In response to In Praise of Boredom
Comment author: Aron 18 January 2009 04:02:47PM 2 points [-]

I always think of boredom as the chorus of brain agents crying out that 'whatever you are doing right now, it has not recently helped ME to achieve MY goals'. Boredom is the emotional reward circuit to keep us rotating contributions towards our various desired goals. It also applies even if we are working on a specific goal, but not making progress.

I think as we age our goals get fewer, narrower and a bit less vocal about needing pleasing, thus boredom recedes. In particular, we accept fewer goals that are novel, which means the goals we do have tend to be more practical with existing known methods of achieving them such that we are more often making progress.

In response to Getting Nearer
Comment author: Aron 17 January 2009 03:54:26PM 0 points [-]

"it was keeping me in Near-side mode and away from Far-side thinking."

So this is following Robin's lead on implying that far-side thinking can be a permanent mode of operation. I don't think you have any choice but to operate in near-side mode if you spend a signficant amount of time thinking about any given subject. Far-side mode is the equivalent of a snap judgement. Most of the post is routine from that perspective. You identify weaknesses in the performance of snap judgements, and move on to spending more time thinking on the given subject, with naturally better results.

Comment author: Aron 16 January 2009 08:50:14AM 1 point [-]
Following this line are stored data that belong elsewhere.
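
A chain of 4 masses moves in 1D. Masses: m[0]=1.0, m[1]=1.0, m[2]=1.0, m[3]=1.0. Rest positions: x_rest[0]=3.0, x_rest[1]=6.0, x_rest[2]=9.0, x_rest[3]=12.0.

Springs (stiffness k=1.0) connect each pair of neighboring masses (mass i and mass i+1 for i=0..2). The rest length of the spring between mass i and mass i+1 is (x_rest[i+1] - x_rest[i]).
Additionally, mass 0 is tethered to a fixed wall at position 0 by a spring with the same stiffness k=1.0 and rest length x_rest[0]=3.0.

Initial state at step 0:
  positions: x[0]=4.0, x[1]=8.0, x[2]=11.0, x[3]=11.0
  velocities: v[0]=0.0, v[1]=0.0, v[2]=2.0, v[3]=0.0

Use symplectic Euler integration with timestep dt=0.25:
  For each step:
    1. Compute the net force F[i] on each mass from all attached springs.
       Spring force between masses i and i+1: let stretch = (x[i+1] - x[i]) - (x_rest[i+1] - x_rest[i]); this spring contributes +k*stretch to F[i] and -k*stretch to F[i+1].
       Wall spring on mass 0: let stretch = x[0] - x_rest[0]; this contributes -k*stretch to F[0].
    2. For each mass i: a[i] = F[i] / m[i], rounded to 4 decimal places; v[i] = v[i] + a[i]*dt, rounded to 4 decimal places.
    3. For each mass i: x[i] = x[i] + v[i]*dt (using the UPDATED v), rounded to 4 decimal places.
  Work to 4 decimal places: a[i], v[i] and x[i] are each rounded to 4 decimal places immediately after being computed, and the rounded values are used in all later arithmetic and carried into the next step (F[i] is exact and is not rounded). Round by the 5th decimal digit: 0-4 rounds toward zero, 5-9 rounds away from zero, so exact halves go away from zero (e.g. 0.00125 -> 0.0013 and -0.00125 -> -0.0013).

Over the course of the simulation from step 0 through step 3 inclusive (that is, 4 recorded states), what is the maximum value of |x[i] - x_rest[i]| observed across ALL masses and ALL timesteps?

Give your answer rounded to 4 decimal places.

Answer: 2.4063

Derivation:
Step 0: x=[4.0000 8.0000 11.0000 11.0000] v=[0.0000 0.0000 2.0000 0.0000]
Step 1: x=[4.0000 7.9375 11.3125 11.1875] v=[0.0000 -0.2500 1.2500 0.7500]
Step 2: x=[3.9961 7.8399 11.4063 11.5703] v=[-0.0156 -0.3906 0.3750 1.5313]
Step 3: x=[3.9827 7.7249 11.2874 12.1304] v=[-0.0537 -0.4600 -0.4756 2.2403]
Max displacement = 2.4063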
My optimism about the future has always been inducted from historical trend. It doesn't require the mention of AI for that or most of the fun topics discussed. I would define this precisely as having the justified expectation of pleasant surprise. I don't know the specifics of how the future looks, but can generalize with some confidence that it is likely to be better than today (for people on average, if not necessarily me in particular). If you think the trend now is positive, but the result of this trend somewhere in the future is quite negative, than you have a story to tell about why. And with all stories about the future, you are likely wrong.

Comment author: Aron 15 January 2009 01:37:40PM 0 points [-]

Incidentally, "justified expectation of pleasant surprises" is exactly what I am assessing in the first few minutes of watching a movie. I am forming a judgement about the craft of the filmmakers, rather than anything particular with the plot, but whether I am in 'good hands' for the next couple hours.

Comment author: Aron 15 January 2009 01:25:06PM 1 point [-]

If every game did things the same way, the fun value of that method would decline over time. This is why we have genres, and then we have deliberate hybridization of genres.

Comment author: Aron 14 January 2009 07:22:25AM 1 point [-]

There still remains some probability that Aaron's recollection is wrong.

In response to Building Weirdtopia
Comment author: Aron 13 January 2009 03:23:30AM 4 points [-]

sexual wierdtopia: It is mandated by the central processor that participants stop to ask 'are we having fun yet?' every 60 seconds in order to allow the partners to elucidate and record the performance of the previous minute. Failure will result in the central processor rescheduling the desire impulse, and scheduling some other emotional context. This is not just for training, reason stipulates sexual performance can always be further optimized.

In response to High Challenge
Comment author: Aron 19 December 2008 05:30:55PM 6 points [-]

I don't know about you guys but I'm having fun just trying to keep this rock from rolling back down the hill.

Comment author: Aron 18 December 2008 12:10:38AM 1 point [-]

Fun seems to *require* not fun in my experience with this particular body. Nevertheless, sign me up for the orgasmium (which appropriately came right after 'twice as hard')?

In response to Visualizing Eutopia
Comment author: Aron 16 December 2008 08:31:03PM 3 points [-]

"The default, loss of control, followed by a Null future containing little or no utility. Versus extremely precise steering through "impossible" problems to get to any sort of Good future whatsoever."

But this is just repeating the same thing over and over. 'Precise steering' in your sense has never existed historically, yet we exist in a non-null state. This is essentially what Robin extrapolates as continuing, while you postulate a breakdown of historical precedent via abstractions he considers unvetted.

In other words, 'loss of control' is begging the question in this context.